FROZEN BANANA LOLLIES DIPPED IN YOGURT

 

Ingredients

·      2 bananas

·      100g natural yogurt

·      1 tsp vanilla extract

·      1/2 tsp cinnamon

Directions

·      This recipe is super simple! First mix the yogurt with the vanilla and cinnamon.

·      Then halve the bananas, dip them in the yogurt, place in a container and freeze. Your lollies should be ready to eat after about an hour.

 

 

VEGETABLE FRITTATA

 

Ingredients

·       2 tbsp coconut oil or butter

·       1 spring onions, finely chopped

·       1 pinch sea salt

·       100g tenderstem broccoli, finely chopped

·       200g button mushrooms, finely chopped

·       200g cherry tomatoes, quartered

·       10 eggs, beaten

Directions

·      Preheat the grill.

·      Melt the oil in a large, wide pan on the hob and add the onion and a pinch of salt. Cook for 3 minutes until golden. Add the broccoli, mushrooms and cherry tomatoes and cook for another 5 minutes.
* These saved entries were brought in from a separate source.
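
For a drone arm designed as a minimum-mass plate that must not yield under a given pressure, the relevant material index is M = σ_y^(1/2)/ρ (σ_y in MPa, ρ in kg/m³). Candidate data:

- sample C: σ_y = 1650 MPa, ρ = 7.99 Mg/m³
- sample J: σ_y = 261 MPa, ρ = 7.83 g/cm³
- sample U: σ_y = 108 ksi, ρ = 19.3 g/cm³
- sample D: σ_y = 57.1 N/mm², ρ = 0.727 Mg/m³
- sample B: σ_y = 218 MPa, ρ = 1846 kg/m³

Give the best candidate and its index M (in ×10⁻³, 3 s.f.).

In SI units:
  sample C: σ_y = 1650 MPa, ρ = 7990 kg/m³
  sample J: σ_y = 261.0 MPa, ρ = 7830 kg/m³
  sample U: σ_y = 744.6 MPa, ρ = 19300 kg/m³
  sample D: σ_y = 57.10 MPa, ρ = 727.0 kg/m³
  sample B: σ_y = 218.0 MPa, ρ = 1846 kg/m³
  sample D: M = 10.4×10⁻³
  sample B: M = 8.00×10⁻³
  sample C: M = 5.08×10⁻³
  sample J: M = 2.06×10⁻³
  sample U: M = 1.41×10⁻³
Sample D ranks first.

sample D, M = 10.4×10⁻³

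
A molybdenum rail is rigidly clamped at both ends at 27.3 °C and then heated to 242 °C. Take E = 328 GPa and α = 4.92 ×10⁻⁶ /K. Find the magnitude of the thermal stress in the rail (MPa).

ΔT = 214.7 K. Constrained thermal stress σ = E·α·ΔT = 328.0×10³ MPa × 4.92×10⁻⁶ × 214.7 = 346 MPa (compressive).

346 MPa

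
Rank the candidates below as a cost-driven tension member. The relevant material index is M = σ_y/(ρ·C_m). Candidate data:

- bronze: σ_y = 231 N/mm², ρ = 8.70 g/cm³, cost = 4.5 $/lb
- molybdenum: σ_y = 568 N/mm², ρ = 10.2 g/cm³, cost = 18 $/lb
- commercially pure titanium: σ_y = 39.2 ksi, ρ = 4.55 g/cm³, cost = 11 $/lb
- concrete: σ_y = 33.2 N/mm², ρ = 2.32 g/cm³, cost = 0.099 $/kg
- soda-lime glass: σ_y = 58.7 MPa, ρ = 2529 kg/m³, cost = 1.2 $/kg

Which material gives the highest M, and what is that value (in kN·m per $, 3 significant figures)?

concrete, M = 145 kN·m per $

After converting to SI:
  bronze: σ_y = 231.0 MPa, ρ = 8700 kg/m³, cost = 9.921 $/kg
  molybdenum: σ_y = 568.0 MPa, ρ = 10200 kg/m³, cost = 39.68 $/kg
  commercially pure titanium: σ_y = 270.3 MPa, ρ = 4550 kg/m³, cost = 24.25 $/kg
  concrete: σ_y = 33.20 MPa, ρ = 2320 kg/m³, cost = 0.09900 $/kg
  soda-lime glass: σ_y = 58.70 MPa, ρ = 2529 kg/m³, cost = 1.200 $/kg
  concrete: M = 145 kN·m per $
  soda-lime glass: M = 19.3 kN·m per $
  bronze: M = 2.68 kN·m per $
  commercially pure titanium: M = 2.45 kN·m per $
  molybdenum: M = 1.40 kN·m per $
Concrete has the largest M.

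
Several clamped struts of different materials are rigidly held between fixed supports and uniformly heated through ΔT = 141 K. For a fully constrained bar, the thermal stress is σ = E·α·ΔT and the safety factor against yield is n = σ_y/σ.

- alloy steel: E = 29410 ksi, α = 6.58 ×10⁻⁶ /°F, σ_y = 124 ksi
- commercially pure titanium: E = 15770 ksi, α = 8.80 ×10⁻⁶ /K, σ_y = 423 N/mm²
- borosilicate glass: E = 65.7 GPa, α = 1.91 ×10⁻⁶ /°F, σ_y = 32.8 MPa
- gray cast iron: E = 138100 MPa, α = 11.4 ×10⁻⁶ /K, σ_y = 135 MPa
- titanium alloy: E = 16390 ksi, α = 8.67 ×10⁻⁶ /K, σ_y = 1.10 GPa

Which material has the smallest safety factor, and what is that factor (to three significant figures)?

With everything in SI (GPa, ×10⁻⁶/K, MPa):
  alloy steel: E = 202.8, α = 11.8, σ_y = 855.0 → σ = 339 MPa, n = 2.52
  commercially pure titanium: E = 108.7, α = 8.80, σ_y = 423.0 → σ = 135 MPa, n = 3.14
  borosilicate glass: E = 65.70, α = 3.44, σ_y = 32.80 → σ = 31.8 MPa, n = 1.03
  gray cast iron: E = 138.1, α = 11.4, σ_y = 135.0 → σ = 222 MPa, n = 0.608
  titanium alloy: E = 113.0, α = 8.67, σ_y = 1100 → σ = 138 MPa, n = 7.96
Smallest n: gray cast iron with n = 0.608.

gray cast iron, n = 0.608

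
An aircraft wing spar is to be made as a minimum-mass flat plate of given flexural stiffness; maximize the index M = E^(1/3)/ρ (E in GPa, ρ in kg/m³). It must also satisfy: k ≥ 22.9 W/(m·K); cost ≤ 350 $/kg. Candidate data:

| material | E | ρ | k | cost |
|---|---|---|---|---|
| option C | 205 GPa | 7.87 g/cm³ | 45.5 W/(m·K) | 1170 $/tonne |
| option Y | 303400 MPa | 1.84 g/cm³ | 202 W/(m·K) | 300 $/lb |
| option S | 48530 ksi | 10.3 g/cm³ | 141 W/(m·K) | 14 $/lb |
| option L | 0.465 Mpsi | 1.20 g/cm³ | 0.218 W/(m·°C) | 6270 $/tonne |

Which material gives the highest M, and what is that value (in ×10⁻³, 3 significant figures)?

Screen on constraints: k ≥ 22.9 W/(m·K); cost ≤ 350 $/kg. Survivors: option C, option S.
In SI units:
  option C: E = 205.0 GPa, ρ = 7870 kg/m³
  option S: E = 334.6 GPa, ρ = 10300 kg/m³
  option C: M = 0.749×10⁻³
  option S: M = 0.674×10⁻³
The maximum is for option C.

option C, M = 0.749×10⁻³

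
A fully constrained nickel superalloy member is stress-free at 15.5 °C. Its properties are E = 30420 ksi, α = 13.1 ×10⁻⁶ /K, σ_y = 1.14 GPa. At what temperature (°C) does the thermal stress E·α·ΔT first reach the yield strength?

430 °C

E = 30420 ksi = 209.7 GPa.
σ_y = 1.14 GPa = 1140 MPa.
E·α·ΔT = 1140 MPa ⇒ ΔT = 1140 / (209.7×10³ × 13.1×10⁻⁶) = 414.9 K.
T = 15.5 + 414.9 = 430.4 °C.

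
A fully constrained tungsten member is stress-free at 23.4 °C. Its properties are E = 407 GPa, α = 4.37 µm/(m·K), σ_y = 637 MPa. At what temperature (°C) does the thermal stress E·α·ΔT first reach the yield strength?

382 °C

E·α·ΔT = 637.0 MPa ⇒ ΔT = 637.0 / (407.0×10³ × 4.37×10⁻⁶) = 358.1 K.
T = 23.4 + 358.1 = 381.5 °C.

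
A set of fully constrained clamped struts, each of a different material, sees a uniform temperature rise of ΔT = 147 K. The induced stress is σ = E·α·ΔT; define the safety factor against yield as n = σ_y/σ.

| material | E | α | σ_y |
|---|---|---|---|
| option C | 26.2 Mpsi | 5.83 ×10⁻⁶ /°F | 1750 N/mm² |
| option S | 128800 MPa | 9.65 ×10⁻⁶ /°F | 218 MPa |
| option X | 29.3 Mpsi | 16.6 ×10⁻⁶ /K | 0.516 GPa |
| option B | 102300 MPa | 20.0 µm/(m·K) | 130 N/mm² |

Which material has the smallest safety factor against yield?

option B

Converting E to GPa, α to ×10⁻⁶/K, σ_y to MPa, then σ and n for each:
  option C: E = 180.6, α = 10.5, σ_y = 1750 → σ = 279 MPa, n = 6.28
  option S: E = 128.8, α = 17.4, σ_y = 218.0 → σ = 329 MPa, n = 0.663
  option X: E = 202.0, α = 16.6, σ_y = 516.0 → σ = 493 MPa, n = 1.05
  option B: E = 102.3, α = 20.0, σ_y = 130.0 → σ = 301 MPa, n = 0.432
The minimum is option B at n = 0.432.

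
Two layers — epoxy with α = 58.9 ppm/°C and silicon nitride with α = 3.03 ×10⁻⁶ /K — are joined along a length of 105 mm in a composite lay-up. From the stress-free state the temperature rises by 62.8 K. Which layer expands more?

α(epoxy) = 58.9×10⁻⁶/K vs α(silicon nitride) = 3.03×10⁻⁶/K.
Higher α expands more for the same ΔT: epoxy.

epoxy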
·      Pour over the eggs, and stir well. Allow this to cook on a low heat for 8 minutes until the bottom sets, then transfer the pan to the grill for 4-5 minutes until the top is deliciously golden. Serve warm, chopped into the right size for your child.

 

 

BANANA AND APPLE OAT BARS

 

Ingredients

·       6 apples

·       120g melted coconut oil or butter

·       1 orange, zested and juiced

·       1 tsp cinnamon

·       200g porridge oats

·       2 tbsp maple syrup or coconut sugar

·       1 ripe banana, mashed

·       1 tsp baking powder

Directions

·      Preheat the oven to 180°C.

·      Core 5 of your apples and chop into tiny pieces. Throw them into a pot on the hob with 20g of the butter / coconut oil, the juice and zest of your orange, the juice, and ½ tsp of your cinnamon. Cook on a low heat for 15 minutes.
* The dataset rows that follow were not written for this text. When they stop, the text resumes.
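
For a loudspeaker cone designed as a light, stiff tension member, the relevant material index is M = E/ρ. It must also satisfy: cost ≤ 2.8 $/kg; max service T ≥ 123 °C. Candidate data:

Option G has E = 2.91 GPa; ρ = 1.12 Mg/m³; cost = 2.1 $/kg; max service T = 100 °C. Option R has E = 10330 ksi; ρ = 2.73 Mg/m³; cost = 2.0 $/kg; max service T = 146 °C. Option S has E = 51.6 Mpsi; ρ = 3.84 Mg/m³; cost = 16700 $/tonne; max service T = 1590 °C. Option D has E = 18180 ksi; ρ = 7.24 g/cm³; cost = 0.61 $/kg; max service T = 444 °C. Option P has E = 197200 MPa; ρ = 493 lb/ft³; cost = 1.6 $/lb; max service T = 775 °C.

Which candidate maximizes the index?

option R

Screen on constraints: cost ≤ 2.8 $/kg; max service T ≥ 123 °C. Survivors: option R, option D.
Convert each candidate to consistent units, then evaluate M:
  option R: E = 71.22 GPa, ρ = 2730 kg/m³
  option D: E = 125.3 GPa, ρ = 7240 kg/m³
  option R: M = 26.1 MN·m/kg
  option D: M = 17.3 MN·m/kg
The maximum is for option R.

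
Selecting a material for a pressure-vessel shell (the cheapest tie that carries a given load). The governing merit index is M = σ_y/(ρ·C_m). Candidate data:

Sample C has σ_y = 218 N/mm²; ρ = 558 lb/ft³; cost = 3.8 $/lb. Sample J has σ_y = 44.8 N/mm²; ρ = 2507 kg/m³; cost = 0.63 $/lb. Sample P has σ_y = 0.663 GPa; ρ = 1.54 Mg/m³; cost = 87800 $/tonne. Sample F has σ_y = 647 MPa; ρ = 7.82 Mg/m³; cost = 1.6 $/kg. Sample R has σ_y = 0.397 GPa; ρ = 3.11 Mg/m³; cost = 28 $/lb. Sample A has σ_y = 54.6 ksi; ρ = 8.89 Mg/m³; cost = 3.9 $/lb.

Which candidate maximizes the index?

Normalizing units and computing the index:
  sample C: σ_y = 218.0 MPa, ρ = 8938 kg/m³, cost = 8.377 $/kg
  sample J: σ_y = 44.80 MPa, ρ = 2507 kg/m³, cost = 1.389 $/kg
  sample P: σ_y = 663.0 MPa, ρ = 1540 kg/m³, cost = 87.80 $/kg
  sample F: σ_y = 647.0 MPa, ρ = 7820 kg/m³, cost = 1.600 $/kg
  sample R: σ_y = 397.0 MPa, ρ = 3110 kg/m³, cost = 61.73 $/kg
  sample A: σ_y = 376.5 MPa, ρ = 8890 kg/m³, cost = 8.598 $/kg
  sample F: M = 51.7 kN·m per $
  sample J: M = 12.9 kN·m per $
  sample A: M = 4.93 kN·m per $
  sample P: M = 4.90 kN·m per $
  sample C: M = 2.91 kN·m per $
  sample R: M = 2.07 kN·m per $
The maximum is for sample F.

sample F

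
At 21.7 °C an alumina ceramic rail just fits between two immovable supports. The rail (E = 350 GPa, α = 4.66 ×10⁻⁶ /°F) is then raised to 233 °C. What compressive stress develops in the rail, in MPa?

α = 4.66×10⁻⁶/°F × 9/5 = 8.39×10⁻⁶/K.
ΔT = 211.3 K. Constrained thermal stress σ = E·α·ΔT = 350.0×10³ MPa × 8.39×10⁻⁶ × 211.3 = 620 MPa (compressive).

620 MPa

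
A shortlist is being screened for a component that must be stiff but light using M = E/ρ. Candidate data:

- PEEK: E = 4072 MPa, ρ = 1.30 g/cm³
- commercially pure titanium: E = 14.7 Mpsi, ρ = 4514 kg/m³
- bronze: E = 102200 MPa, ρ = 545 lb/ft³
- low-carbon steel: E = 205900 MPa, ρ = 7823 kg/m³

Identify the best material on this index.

Putting every candidate on a common basis:
  PEEK: E = 4.072 GPa, ρ = 1300 kg/m³
  commercially pure titanium: E = 101.4 GPa, ρ = 4514 kg/m³
  bronze: E = 102.2 GPa, ρ = 8730 kg/m³
  low-carbon steel: E = 205.9 GPa, ρ = 7823 kg/m³
  low-carbon steel: M = 26.3 MN·m/kg
  commercially pure titanium: M = 22.5 MN·m/kg
  bronze: M = 11.7 MN·m/kg
  PEEK: M = 3.13 MN·m/kg
Low-carbon steel ranks first.

low-carbon steel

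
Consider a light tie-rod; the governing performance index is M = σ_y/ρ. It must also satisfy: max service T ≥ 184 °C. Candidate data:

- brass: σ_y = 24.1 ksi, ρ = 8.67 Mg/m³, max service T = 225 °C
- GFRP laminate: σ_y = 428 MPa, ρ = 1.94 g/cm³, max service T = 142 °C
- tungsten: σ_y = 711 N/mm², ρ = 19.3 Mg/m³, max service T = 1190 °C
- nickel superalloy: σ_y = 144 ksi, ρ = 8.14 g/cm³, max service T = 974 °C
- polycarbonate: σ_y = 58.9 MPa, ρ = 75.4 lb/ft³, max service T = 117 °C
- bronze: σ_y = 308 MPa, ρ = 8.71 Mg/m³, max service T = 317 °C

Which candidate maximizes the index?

nickel superalloy

Screen on constraints: max service T ≥ 184 °C. Survivors: brass, tungsten, nickel superalloy, bronze.
Normalizing units and computing the index:
  brass: σ_y = 166.2 MPa, ρ = 8670 kg/m³
  tungsten: σ_y = 711.0 MPa, ρ = 19300 kg/m³
  nickel superalloy: σ_y = 992.8 MPa, ρ = 8140 kg/m³
  bronze: σ_y = 308.0 MPa, ρ = 8710 kg/m³
  nickel superalloy: M = 122 kN·m/kg
  tungsten: M = 36.8 kN·m/kg
  bronze: M = 35.4 kN·m/kg
  brass: M = 19.2 kN·m/kg
The maximum is for nickel superalloy.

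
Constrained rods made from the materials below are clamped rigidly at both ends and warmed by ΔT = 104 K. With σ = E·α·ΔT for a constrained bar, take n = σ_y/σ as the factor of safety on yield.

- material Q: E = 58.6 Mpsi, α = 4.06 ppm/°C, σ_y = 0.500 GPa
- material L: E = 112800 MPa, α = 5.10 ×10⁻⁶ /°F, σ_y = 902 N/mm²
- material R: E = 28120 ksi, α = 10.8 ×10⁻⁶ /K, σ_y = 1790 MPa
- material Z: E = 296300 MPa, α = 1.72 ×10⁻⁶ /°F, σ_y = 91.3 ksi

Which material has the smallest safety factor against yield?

In consistent units (E in GPa, α in ×10⁻⁶/K, σ_y in MPa):
  material Q: E = 404.0, α = 4.06, σ_y = 500.0 → σ = 171 MPa, n = 2.93
  material L: E = 112.8, α = 9.18, σ_y = 902.0 → σ = 108 MPa, n = 8.38
  material R: E = 193.9, α = 10.8, σ_y = 1790 → σ = 218 MPa, n = 8.22
  material Z: E = 296.3, α = 3.10, σ_y = 629.5 → σ = 95.4 MPa, n = 6.60
Material Q has the lowest safety factor, n = 2.93.

material Q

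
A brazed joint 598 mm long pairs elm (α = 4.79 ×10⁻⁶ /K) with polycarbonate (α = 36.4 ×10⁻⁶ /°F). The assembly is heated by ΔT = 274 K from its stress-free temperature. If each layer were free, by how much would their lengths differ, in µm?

9950 µm

polycarbonate: α = 36.4×10⁻⁶/°F × 9/5 = 65.5×10⁻⁶/K.
Δα = |4.79 − 65.5|×10⁻⁶/K = 60.7×10⁻⁶/K.
ΔL_mismatch = Δα·L·ΔT = 60.7×10⁻⁶ × 598.0 mm × 274.0 K = 9950 µm.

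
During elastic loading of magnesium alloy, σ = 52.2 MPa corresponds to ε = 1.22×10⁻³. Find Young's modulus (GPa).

E = σ/ε = 52.2 MPa / 1.22×10⁻³ = 42790 MPa = 42.8 GPa.

42.8 GPa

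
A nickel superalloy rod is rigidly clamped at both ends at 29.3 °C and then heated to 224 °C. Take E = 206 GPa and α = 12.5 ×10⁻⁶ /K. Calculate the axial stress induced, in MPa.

501 MPa

ΔT = 194.7 K. Constrained thermal stress σ = E·α·ΔT = 206.0×10³ MPa × 12.5×10⁻⁶ × 194.7 = 501 MPa (compressive).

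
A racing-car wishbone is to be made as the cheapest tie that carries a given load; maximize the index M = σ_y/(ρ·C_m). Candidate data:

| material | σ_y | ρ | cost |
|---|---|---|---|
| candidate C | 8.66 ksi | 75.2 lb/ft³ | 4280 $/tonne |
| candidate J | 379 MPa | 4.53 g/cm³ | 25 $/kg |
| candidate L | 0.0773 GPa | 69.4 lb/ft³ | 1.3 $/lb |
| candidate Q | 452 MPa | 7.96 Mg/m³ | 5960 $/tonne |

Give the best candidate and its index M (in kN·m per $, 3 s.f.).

After converting to SI:
  candidate C: σ_y = 59.71 MPa, ρ = 1205 kg/m³, cost = 4.280 $/kg
  candidate J: σ_y = 379.0 MPa, ρ = 4530 kg/m³, cost = 25.00 $/kg
  candidate L: σ_y = 77.30 MPa, ρ = 1112 kg/m³, cost = 2.866 $/kg
  candidate Q: σ_y = 452.0 MPa, ρ = 7960 kg/m³, cost = 5.960 $/kg
  candidate L: M = 24.3 kN·m per $
  candidate C: M = 11.6 kN·m per $
  candidate Q: M = 9.53 kN·m per $
  candidate J: M = 3.35 kN·m per $
Highest index: candidate L.

candidate L, M = 24.3 kN·m per $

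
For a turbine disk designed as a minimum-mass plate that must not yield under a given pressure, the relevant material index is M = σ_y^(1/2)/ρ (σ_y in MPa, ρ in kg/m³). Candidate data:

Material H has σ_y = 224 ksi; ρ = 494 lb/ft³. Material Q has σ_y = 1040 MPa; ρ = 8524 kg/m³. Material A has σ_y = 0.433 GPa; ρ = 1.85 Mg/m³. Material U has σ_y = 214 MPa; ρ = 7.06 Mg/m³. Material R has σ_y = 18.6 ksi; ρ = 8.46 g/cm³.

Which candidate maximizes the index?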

·      Meanwhile, mix the oats, maple syrup / coconut sugar, mashed banana, baking powder, the remaining 100g of coconut oil / butter and the other ½ tsp of cinnamon together. Line a small baking tray with greaseproof paper and pour half the mixture into it, pushing down with your fingers. Bake in the oven for 10 minutes until golden.

·      Allow to cool for 5 minutes then pour over the stewed apples. Top with the rest of the oat mix.

·      Thinly slice up the last apple and place it on top for decoration. Bake in the oven for a further 25 minutes until golden. Leave to cool for 10 minutes then transfer to the freezer for half an hour to set. Once cold, slice into bars and store in the fridge.

·      These are a great afternoon snack and they last for a week in the fridge.